Marine Corps asks Northrop Grumman to build NGHTS electro-optical handheld laser target designation system

Feb. 18, 2022
NGHTS is a lightweight man-portable system that enables Marines to acquire targets quickly, and generate target location data during combat operations.

QUANTICO, Va. – Electro-optical targeting systems experts from the U.S. Marine Corps needed a portable system to help Marines acquire targets quickly on the battlefield. They found their solution from the Northrop Grumman Mission Systems segment in Apopka, Fla.

Officials of the Marine Corps Systems Command at Quantico Marine Base, Va., announced a $252 million eight-year contract to Northrop Grumman on Thursday for the Next Generation Targeting Handheld System (NGHTS).

NGHTS is a lightweight man-portable system that enables Marines to acquire targets quickly; perform guidance against targets; and generate target location data during combat operations. NGHTS will combine target location, laser spot imaging, and laser target designation.

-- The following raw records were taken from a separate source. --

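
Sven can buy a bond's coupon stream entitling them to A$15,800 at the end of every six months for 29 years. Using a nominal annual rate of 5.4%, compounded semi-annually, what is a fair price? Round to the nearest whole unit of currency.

Periodic rate i = 0.054/2 = 0.027; n = 29 × 2 = 58 periods.
Annuity factor a(58|0.027) = 29.138430; PV = 15800 × 29.138430 = 460,387.1942

A$460,387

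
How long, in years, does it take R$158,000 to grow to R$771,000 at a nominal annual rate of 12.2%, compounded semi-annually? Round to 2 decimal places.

13.38 years

Periodic rate i = 0.122/2 = 0.061.
(1+i)^n = 771000/158000 = 4.87975, so n = ln 4.87975 / ln 1.061 = 26.7699 half-years
= 26.7699/2 years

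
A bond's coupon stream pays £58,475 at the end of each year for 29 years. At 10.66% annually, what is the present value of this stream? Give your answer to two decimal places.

PV = 58475 × [1 − (1+0.1066)^(−29)] / 0.1066 = 58475 × 8.883683 = 519,473.3768

£519,473.38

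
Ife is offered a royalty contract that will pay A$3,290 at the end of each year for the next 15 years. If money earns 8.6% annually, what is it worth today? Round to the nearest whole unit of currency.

A$27,158

PV = 3290 × [1 − (1+0.086)^(−15)] / 0.086 = 3290 × 8.254613 = 27,157.6773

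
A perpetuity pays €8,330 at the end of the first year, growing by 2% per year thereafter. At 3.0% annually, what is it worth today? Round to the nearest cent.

€833,000.00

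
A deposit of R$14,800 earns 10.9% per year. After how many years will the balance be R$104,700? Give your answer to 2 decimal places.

18.91 years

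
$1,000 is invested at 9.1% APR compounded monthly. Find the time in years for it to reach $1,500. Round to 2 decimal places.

4.47 years

Periodic rate i = 0.091/12 = 0.00758333.
n = ln(1500/1000) / ln(1+0.00758333) = ln(1.50000) / 0.007555 = 53.6704 months
= 53.6704/12 years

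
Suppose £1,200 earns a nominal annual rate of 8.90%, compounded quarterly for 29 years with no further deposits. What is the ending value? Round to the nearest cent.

Periodic rate i = 0.089/4 = 0.02225; n = 29 × 4 = 116 periods.
FV = PV·(1+i)^n = 1,200 × 12.841798 = 15,410.1575

£15,410.16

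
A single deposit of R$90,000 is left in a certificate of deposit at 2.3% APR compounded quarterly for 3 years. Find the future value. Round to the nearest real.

R$96,410

i = 0.023/4 = 0.00575 per quarter; n = 3·4 = 12.
FV = 90,000 × (1 + 0.00575)^12 = 96,410.2046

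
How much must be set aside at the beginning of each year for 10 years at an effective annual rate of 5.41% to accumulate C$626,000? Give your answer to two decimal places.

C$46,319.40

PMT = 626000 / ( [(1+0.0541)^10 − 1] / 0.0541 × (1+i) ) = 626000 / 13.514856 = 46,319.3978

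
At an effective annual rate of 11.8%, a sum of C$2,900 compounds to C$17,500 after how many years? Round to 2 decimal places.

n = ln(17500/2900) / ln(1+0.118) = ln(6.03448) / 0.111541 = 16.1150 years

16.12 years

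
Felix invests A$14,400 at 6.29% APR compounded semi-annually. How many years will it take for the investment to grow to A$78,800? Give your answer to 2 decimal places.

Periodic rate i = 0.0629/2 = 0.03145.
n = ln(78800/14400) / ln(1+0.03145) = ln(5.47222) / 0.030966 = 54.8895 half-years
= 54.8895/2 years

27.44 years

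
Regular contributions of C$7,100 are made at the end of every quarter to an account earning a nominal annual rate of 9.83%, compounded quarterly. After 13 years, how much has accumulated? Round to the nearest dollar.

C$732,122

With 4 periods per year: i = 0.024575, n = 52.
Accumulation factor s(52|0.024575) = 103.115801; FV = 7100 × 103.115801 = 732,122.1846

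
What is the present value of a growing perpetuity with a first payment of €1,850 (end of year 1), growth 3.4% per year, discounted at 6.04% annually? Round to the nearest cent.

PV = PMT / (i − g) = 1850 / (0.0604 − 0.034) = 1850 / 0.026400 = 70,075.7576

€70,075.76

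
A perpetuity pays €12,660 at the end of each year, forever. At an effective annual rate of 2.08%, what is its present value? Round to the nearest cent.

PV = C/r = 12660/0.0208 = 608,653.8462

€608,653.85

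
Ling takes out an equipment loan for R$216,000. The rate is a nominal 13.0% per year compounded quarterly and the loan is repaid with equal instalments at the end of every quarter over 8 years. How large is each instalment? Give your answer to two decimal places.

R$10,957.63

With 4 periods per year: i = 0.0325, n = 32.
Annuity-PV factor = 19.712297; PMT = 216000 / 19.712297 = 10,957.6271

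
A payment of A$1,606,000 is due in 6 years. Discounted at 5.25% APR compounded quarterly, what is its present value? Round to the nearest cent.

With 4 periods per year: i = 0.013125, n = 24.
PV = 1,606,000 / (1 + 0.013125)^24 = 1,606,000 / 1.367454 = 1,174,445.2299

A$1,174,445.23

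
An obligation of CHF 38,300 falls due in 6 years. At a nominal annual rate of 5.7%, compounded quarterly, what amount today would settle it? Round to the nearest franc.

CHF 27,272

Periodic rate i = 0.057/4 = 0.01425; n = 6 × 4 = 24 periods.
PV = 38,300 / (1 + 0.01425)^24 = 38,300 / 1.404366 = 27,272.0875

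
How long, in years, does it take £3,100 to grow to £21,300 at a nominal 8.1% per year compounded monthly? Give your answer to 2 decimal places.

Periodic rate i = 0.081/12 = 0.00675.
n = ln(21300/3100) / ln(1+0.00675) = ln(6.87097) / 0.006727 = 286.4892 months
= 286.4892/12 years

23.87 years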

The contract includes low-rate initial production, full-rate production, testing, spare parts, engineering services, logistics support, training, and documentation.

Related: Army kicks off 10-year program to build electro-optical target designation laser range finder

The Marines today use four legacy systems: the Portable Lightweight Designator Rangefinder, Joint Terminal Attack Controller, Laser Target Designator and Thermal Laser Spot Imager. The intent is for NGHTS to replace all four systems.

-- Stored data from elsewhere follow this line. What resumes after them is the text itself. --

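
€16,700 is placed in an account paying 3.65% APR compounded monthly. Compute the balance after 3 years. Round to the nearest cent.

€18,629.43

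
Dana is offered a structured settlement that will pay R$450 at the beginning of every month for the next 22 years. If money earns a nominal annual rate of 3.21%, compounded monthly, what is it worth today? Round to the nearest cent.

Periodic rate i = 0.0321/12 = 0.002675; n = 22 × 12 = 264 periods.
Annuity factor a(264|0.002675) × (1+i) = 189.671799; PV = 450 × 189.671799 = 85,352.3097
(Beginning-of-period payments → annuity-due factor ×(1+i).)

R$85,352.31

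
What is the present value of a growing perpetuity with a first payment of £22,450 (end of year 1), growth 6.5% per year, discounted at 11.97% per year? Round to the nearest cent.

£410,420.48

PV = D₁/(r − g) = 22450/(0.1197 − 0.065) = 410,420.4753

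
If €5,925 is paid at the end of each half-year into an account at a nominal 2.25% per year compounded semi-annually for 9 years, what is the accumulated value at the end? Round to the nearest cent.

i = 0.0225/2 = 0.01125 per half-year; n = 9·2 = 18.
FV = 5925 × [(1+0.01125)^18 − 1] / 0.01125 = 5925 × 19.829023 = 117,486.9587

€117,486.96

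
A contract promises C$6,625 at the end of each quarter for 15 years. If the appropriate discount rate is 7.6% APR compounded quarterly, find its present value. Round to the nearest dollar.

C$235,969

With 4 periods per year: i = 0.019, n = 60.
Annuity factor a(60|0.019) = 35.618013; PV = 6625 × 35.618013 = 235,969.3336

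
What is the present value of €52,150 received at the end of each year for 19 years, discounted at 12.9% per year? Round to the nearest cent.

PV = PMT · [1 − (1+i)^(−n)] / i = 52150 · 6.978856 = 363,947.3552

€363,947.36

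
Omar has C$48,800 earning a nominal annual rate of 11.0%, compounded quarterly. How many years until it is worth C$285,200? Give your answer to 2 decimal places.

16.27 years

Periodic rate i = 0.11/4 = 0.0275.
n = ln(285200/48800) / ln(1+0.0275) = ln(5.84426) / 0.027129 = 65.0773 quarters
= 65.0773/4 years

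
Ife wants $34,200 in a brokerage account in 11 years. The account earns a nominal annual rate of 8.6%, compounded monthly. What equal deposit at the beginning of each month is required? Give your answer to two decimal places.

i = 0.086/12 = 0.00716667 per month; n = 11·12 = 132.
FV-annuity factor × (1+i) = 220.177896; PMT = 34200 / 220.177896 = 155.3289

$155.33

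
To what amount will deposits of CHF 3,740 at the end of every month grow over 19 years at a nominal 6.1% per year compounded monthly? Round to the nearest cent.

i = 0.061/12 = 0.00508333 per month; n = 19·12 = 228.
Accumulation factor s(228|0.00508333) = 428.341547; FV = 3740 × 428.341547 = 1,601,997.3852

CHF 1,601,997.39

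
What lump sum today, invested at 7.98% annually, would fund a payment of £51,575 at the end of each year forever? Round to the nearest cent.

£646,303.26

PV = C/r = 51575/0.0798 = 646,303.2581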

The NGHTS handheld targeting system will combine all of the legacy capabilities into one system that is compatible with current and future fire-support systems, and will support the Marine Corps for the next 15 to 20 years. NGHTS will reduce the weight of Marine Corps laser designation and laser spot imaging capability by 60 percent, experts say.

In December 2018 the Marine Corps awarded four other transaction authorities (OTAs) to BAE Systems, Elbit Systems of America, Fraser Optics, and Northrop Grumman for the first phase of the NGHTS program. The OTAs were to evaluate contractor ability to produce NGHTS, and gain insights into the best possible system.

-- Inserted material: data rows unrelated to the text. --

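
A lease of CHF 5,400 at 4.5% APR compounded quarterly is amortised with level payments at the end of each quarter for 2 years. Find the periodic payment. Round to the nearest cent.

i = 0.045/4 = 0.01125 per quarter; n = 2·4 = 8.
PMT = 5400 / ( [1 − (1+0.01125)^(−8)] / 0.01125 ) = 5400 / 7.609730 = 709.6178

CHF 709.62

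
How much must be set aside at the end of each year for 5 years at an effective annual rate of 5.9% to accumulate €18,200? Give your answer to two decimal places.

€3,235.07

FV-annuity factor = 5.625849; PMT = 18200 / 5.625849 = 3,235.0673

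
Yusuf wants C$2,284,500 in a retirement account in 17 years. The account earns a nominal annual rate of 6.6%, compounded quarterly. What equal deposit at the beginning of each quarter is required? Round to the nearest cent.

C$18,150.94

i = 0.066/4 = 0.0165 per quarter; n = 17·4 = 68.
PMT = 2.2845e+06 / ( [(1+0.0165)^68 − 1] / 0.0165 × (1+i) ) = 2.2845e+06 / 125.861221 = 18,150.9443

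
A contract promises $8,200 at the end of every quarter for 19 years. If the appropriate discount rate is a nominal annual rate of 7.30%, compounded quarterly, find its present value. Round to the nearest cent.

i = 0.073/4 = 0.01825 per quarter; n = 19·4 = 76.
PV = PMT · [1 − (1+i)^(−n)] / i = 8200 · 40.933305 = 335,653.1040

$335,653.10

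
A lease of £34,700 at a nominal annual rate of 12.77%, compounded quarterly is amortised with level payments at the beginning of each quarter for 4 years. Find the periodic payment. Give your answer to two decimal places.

£2,716.58

Periodic rate i = 0.1277/4 = 0.031925; n = 4 × 4 = 16 periods.
PMT = 34700 / ( [1 − (1+0.031925)^(−16)] / 0.031925 × (1+i) ) = 34700 / 12.773400 = 2,716.5829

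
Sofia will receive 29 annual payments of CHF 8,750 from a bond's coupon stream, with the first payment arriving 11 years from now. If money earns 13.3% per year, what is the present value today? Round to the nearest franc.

CHF 18,369

PV at t=10 (ordinary 29-year annuity): 8750 × a(29|0.133) = 8750 × 7.317665 = 64,029.5695
Discount back 10 years: 64,029.5695 × (1+0.133)^(−10) = 64,029.5695 × 0.286880 = 18,368.8295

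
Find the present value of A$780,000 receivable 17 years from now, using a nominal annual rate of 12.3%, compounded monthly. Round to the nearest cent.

i = 0.123/12 = 0.01025 per month; n = 17·12 = 204.
PV = 780,000 / (1 + 0.01025)^204 = 780,000 / 8.007321 = 97,410.8523

A$97,410.85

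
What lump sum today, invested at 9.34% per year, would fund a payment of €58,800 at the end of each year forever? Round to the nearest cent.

€629,550.32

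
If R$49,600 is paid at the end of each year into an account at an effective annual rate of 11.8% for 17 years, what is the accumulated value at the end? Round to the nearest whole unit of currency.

R$2,379,353

FV = 49600 × [(1+0.118)^17 − 1] / 0.118 = 49600 × 47.970836 = 2,379,353.4890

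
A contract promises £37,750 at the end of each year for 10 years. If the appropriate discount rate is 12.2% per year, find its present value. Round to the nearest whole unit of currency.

PV = 37750 × [1 − (1+0.122)^(−10)] / 0.122 = 37750 × 5.604264 = 211,560.9691

£211,561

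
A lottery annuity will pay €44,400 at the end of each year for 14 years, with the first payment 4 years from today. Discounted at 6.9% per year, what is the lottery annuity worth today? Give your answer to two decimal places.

PV at t=3 (ordinary 14-year annuity): 44400 × a(14|0.069) = 44400 × 8.798156 = 390,638.1300
PV₀ = 390,638.1300 / (1+0.069)^3 = 390,638.1300 / 1.221612 = 319,772.7977

€319,772.80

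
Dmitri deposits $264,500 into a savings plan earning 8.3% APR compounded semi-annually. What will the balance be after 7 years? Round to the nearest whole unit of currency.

$467,364

Periodic rate i = 0.083/2 = 0.0415; n = 7 × 2 = 14 periods.
FV = PV·(1+i)^n = 264,500 × 1.766973 = 467,364.2795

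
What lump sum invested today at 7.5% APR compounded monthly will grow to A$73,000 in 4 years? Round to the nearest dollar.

A$54,130

With 12 periods per year: i = 0.00625, n = 48.
PV = 73,000 / (1 + 0.00625)^48 = 73,000 / 1.348599 = 54,130.2432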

Related: The U.S. Army chooses DRS to build the LLDR 3 electro-optical target designation and laser range finder

In early 2015 The Marine Corps awarded a $73.4 million contract to Elbit Systems of America in Merrimack, N.H., to build as many as 1,500 Common Laser Range Finder-Integrated Capability (CLRF-IC) handheld tactical laser rangefinders, which are small enough for individual Marine infantrymen to carry.

The handheld CLRF-IC handheld laser rangefinder systems are to help deployed Marines detect, identify, and pinpoint targets during the day, at night, and in bad weather.